Kamal Vora (born 19 May 1950) is an Indian Gujarati-language poet, editor and translator from Mumbai, India. He is an editor of Etad, a quarterly Gujarati literary magazine.

==Biography==
Kamal Vora was born on 19 May 1950 at Rajkot, Gujarat, India. He worked as an electrical engineer for seven years in a factory in Kalyan where his father used to work. Later he entered pharmaceutical industry with his brother.

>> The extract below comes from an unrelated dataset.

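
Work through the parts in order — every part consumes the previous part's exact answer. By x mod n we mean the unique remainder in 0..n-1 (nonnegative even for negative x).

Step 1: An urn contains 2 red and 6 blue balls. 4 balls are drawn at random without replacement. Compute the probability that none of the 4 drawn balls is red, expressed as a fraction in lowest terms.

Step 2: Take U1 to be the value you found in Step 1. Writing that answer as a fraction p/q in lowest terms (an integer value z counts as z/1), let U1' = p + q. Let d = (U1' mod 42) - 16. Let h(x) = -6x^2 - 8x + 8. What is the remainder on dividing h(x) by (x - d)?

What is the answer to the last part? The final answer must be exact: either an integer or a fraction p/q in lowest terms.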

Since 2010, he co-edits, with Naushil Mehta, a Gujarati quarterly journal Etad, founded by Suresh Joshi. He was a member of the Gujarati advisory board of Sahitya Akademi.

He lives in Ghatkopar, Mumbai.

==Works==
Vora started writing poetry at the age of 18. His poems started appearing in magazines from 1971. His first anthology of poems Arav was published in 1991, followed by AnekEk (2012), Vruddhashatak (2015) and Jutthana (2023). His poems have been translated in Hindi, Marathi, Bengali, Kannada and English and appeared in Indian Literature, Chicago Review, Anthology of Asian Poets, Muse India etc. He co-edited with Pravin Pandya Aadhunik Bharatiya Kavita (Selection of Gujarati poetry from 1950 to 2010), published in 2017. His translations of world poetry are collected in Anuja (2023).

==Awards==
He received the Sahitya Akademi Award (2016) for his book AnekEk (2012). His book Arav was awarded the Umashankar Joshi award. He is a recipient of the Gangadhar National Award For Poetry (2020) and the Narsinh Mehta Award (2024).